Like many people, I find the fact that so many children have died from gun violence in America a frightening testament to the double standards we keep hearing about from America. The only problem is that it’s not just America, is it? Granted, gun violence is a particularly American problem, but double standards are everywhere. I have yet to find anyone, myself included, who is not prone to double standards. Our problem starts to get very serious when we try to deny the fact and even justify our decisions with a moral argument.
On Twitter, I saw someone holding up a poster that said, “Let’s think about the sacrifice our children are making to ensure we can own guns.” That’s sarcastic and I’m sure it was meant to be, but isn’t that a mentality that seems to emanate from the American media? I can’t watch any more American crime stories because they are so repetitive, but also because they exemplify idiotic deception and callous disregard for the loss of human life. Just count the number of dead bodies that pile up in average crime stories, not to mention “action” movies where so many bullets are fired that it’s a miracle anyone is still alive at the end of the movie.
I remember not too long ago, people were protesting that old western movies were still being shown. There were several reasons for this; one was the portrayal of Native Americans; another was the theme of white supremacy and the underrepresentation of the contribution of the black population to the rise of America. In comparison, the number of Asians or Semitic people regularly killed in action films is far higher, but this does not elicit protest. These films normalize the use of weapons, some even glorify it. Hardly a wonder then, that particularly in America, people flock to guns shows.
In other countries, people had to give up their guns because a police force was set up that had the sole right to bear arms. This had an immediate effect, and the number of homicides dropped drastically. To this day, the countries that have implemented this policy have far fewer deaths by firearms compared to America, where the right to bear arms is enforced almost religiously and the gun industry financially support politicians at will to keep the situation from changing. The curious aspect of this is the fact that evangelical Christians belong to the groups of people who are almost 100% in favour of the right to carry firearms.
The problem with just looking at it and getting upset about it is that we ourselves have a double standard that probably doesn’t have the kind of impact that firearms have on society but undermines the free society that we all cherish. In the name of freedom, we allow things that hurt people; in the name of inclusivity, we ignore the dangers that exclusivity sometimes protects us from; in the name of free speech, lies, slander, deception, and fraud are allowed in through the back door. This undermines the trust we need to maintain a society in which freedom is guaranteed.
There is, for example, the protection of minorities, which is undoubtedly important. However, when those minorities include the few people who harm others, and their protection actually puts them in places where they can do harm, there is always a victim. An example is a prison service that now has to accept that a male prisoner who “identifies” as a woman (whatever that means), despite having no discernible differences from a man, can be moved to a women’s prison. Women do get raped and/or pregnant in prison because of this, but that is somehow considered collateral damage. Some say that they are “just criminals,” whether male or female, which is a callous assertion that just illustrates the insensitivity of the situation.
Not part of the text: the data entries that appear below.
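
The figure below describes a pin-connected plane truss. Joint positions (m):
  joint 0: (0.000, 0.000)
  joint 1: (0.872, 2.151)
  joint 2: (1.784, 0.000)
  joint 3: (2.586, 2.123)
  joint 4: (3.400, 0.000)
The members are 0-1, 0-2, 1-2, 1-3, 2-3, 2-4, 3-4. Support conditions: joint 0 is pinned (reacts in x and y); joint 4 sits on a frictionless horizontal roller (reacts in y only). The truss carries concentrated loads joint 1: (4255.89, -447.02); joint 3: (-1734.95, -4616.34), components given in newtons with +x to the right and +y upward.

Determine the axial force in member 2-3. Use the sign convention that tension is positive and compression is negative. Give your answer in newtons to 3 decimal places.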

Since the proliferation of social media, which allows anonymity, we have become even more of a verbally abusive society. Anyone can have an “opinion” that is limited only by laws that prohibit incitement to violence. Certain words or phrases are banned on platforms, but a quick look at Twitter or Facebook shows how people get around that. I am myself sometimes appalled by the behaviour of public figures and could easily lapse into the use of profanities, but I try to limit the use of such expressions, whether on social media or in conversation, although I am not free of it. Some people just take advantage of the opportunities they are given and attack anyone they can find. The problem is not just the bullying and mental health issues some people suffer because of it, but the fact that it has become normal. We’ve become so used to the fact that populist politicians can claim anything these days, and claim things that are clearly untrue, and we accept it as “banter.” People who have a real problem are told to “man up” and “move on.” It is ignored until someone actually dies, and then everyone is surprised.
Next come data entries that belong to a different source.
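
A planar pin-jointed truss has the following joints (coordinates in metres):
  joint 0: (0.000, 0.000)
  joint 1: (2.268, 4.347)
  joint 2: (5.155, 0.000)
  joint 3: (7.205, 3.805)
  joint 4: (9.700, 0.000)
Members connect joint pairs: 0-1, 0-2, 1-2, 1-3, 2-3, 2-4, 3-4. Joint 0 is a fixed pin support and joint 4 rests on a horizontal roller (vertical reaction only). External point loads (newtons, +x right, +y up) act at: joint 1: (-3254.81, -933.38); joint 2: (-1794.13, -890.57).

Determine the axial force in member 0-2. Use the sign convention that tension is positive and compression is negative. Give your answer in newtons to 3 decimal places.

N=5 nodes, M=7 members, R=3 reactions → 2N=10, M+R=10
member 0 (0-1): L=4.9031, (cx,cy)=(0.4626,0.8866)
member 1 (0-2): L=5.1550, (cx,cy)=(1.0000,0.0000)
member 2 (1-2): L=5.2184, (cx,cy)=(0.5532,-0.8330)
member 3 (1-3): L=4.9667, (cx,cy)=(0.9940,-0.1091)
member 4 (2-3): L=4.3221, (cx,cy)=(0.4743,0.8804)
member 5 (2-4): L=4.5450, (cx,cy)=(1.0000,0.0000)
member 6 (3-4): L=4.5501, (cx,cy)=(0.5483,-0.8363)
solve A·x = −loads:
  F[0-1] = -2922.5059 N (compression)
  F[0-2] = -3697.0881 N (compression)
  F[1-2] = +1875.9341 N (tension)
  F[1-3] = +870.3141 N (tension)
  F[2-3] = -763.4655 N (compression)
  F[2-4] = -502.9995 N (compression)
  F[3-4] = +917.3059 N (tension)
  Rx@0 = +5048.9400 N
  Ry@0 = +2591.0495 N
  Ry@4 = -767.0995 N

-3697.088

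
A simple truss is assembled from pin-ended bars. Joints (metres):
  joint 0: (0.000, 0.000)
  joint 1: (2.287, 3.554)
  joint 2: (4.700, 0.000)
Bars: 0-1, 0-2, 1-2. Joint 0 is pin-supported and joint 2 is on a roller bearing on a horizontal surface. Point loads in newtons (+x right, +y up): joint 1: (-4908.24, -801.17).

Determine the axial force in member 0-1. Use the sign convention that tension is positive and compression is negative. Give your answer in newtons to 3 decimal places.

N=3 nodes, M=3 members, R=3 reactions → 2N=6, M+R=6
member 0 (0-1): L=4.2263, (cx,cy)=(0.5411,0.8409)
member 1 (0-2): L=4.7000, (cx,cy)=(1.0000,0.0000)
member 2 (1-2): L=4.2958, (cx,cy)=(0.5617,-0.8273)
solve A·x = −loads:
  F[0-1] = -4902.6403 N (compression)
  F[0-2] = -2255.2241 N (compression)
  F[1-2] = +4014.8709 N (tension)
  Rx@0 = +4908.2400 N
  Ry@0 = +4122.7890 N
  Ry@2 = -3321.6190 N

-4902.640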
Social media has also become the platform for radicalising young people, and so we come around to the issues I spoke about at the beginning of this piece. It doesn’t matter what the group is, whether it is political or religious, whether in the name of activism or protest, whatever the cause, people have become radicalised on social media. It doesn’t have to be a mass murder in a school, or a beating up on the street, it could be ‘cancel culture,’ whereby people are denounced to their employers, or their publishers, for saying something that isn’t regarded as politically correct. This has a taste of a time when people were denounced for being “agitators”, just because they were Jews, or in the communist regimes for being counterrevolutionaries, because someone wanted their jobs. Really, anyone who has a problem with someone else can make their lives uncomfortable by denouncing them as an undesirable for some reason. Too many people have already become victims of this behaviour – especially amongst academics.
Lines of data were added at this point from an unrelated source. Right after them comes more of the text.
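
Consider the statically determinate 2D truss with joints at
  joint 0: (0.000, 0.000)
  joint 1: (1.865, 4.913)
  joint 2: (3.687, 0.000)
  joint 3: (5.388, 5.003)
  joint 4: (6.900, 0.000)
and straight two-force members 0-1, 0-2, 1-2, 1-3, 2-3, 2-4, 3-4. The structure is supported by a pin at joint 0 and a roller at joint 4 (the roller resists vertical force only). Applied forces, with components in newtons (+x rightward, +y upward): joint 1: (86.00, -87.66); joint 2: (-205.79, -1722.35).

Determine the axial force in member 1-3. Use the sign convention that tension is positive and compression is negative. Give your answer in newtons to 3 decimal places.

N=5 nodes, M=7 members, R=3 reactions → 2N=10, M+R=10
member 0 (0-1): L=5.2551, (cx,cy)=(0.3549,0.9349)
member 1 (0-2): L=3.6870, (cx,cy)=(1.0000,0.0000)
member 2 (1-2): L=5.2400, (cx,cy)=(0.3477,-0.9376)
member 3 (1-3): L=3.5241, (cx,cy)=(0.9997,0.0255)
member 4 (2-3): L=5.2843, (cx,cy)=(0.3219,0.9468)
member 5 (2-4): L=3.2130, (cx,cy)=(1.0000,0.0000)
member 6 (3-4): L=5.2265, (cx,cy)=(0.2893,-0.9572)
solve A·x = −loads:
  F[0-1] = -860.7794 N (compression)
  F[0-2] = +185.6964 N (tension)
  F[1-2] = +747.0668 N (tension)
  F[1-3] = -651.4631 N (compression)
  F[2-3] = +1079.3487 N (tension)
  F[2-4] = +303.8090 N (tension)
  F[3-4] = -1050.1675 N (compression)
  Rx@0 = +119.7900 N
  Ry@0 = +804.7479 N
  Ry@4 = +1005.2621 N

-651.463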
This has something of mob behaviour, when employers, publishers or even friends and acquaintances withdraw from someone because they are accused of something that is not even criminal in itself, but because it is deemed unacceptable. People have been hanged by mobs because no one had the courage to stand up to it, for fear of joining the victims hanging from the tree. Is this the way we are going, back to times we thought were behind us? Is this the society for which people in Ukraine are fighting and dying? Is this the society that can make the moral claim against other countries?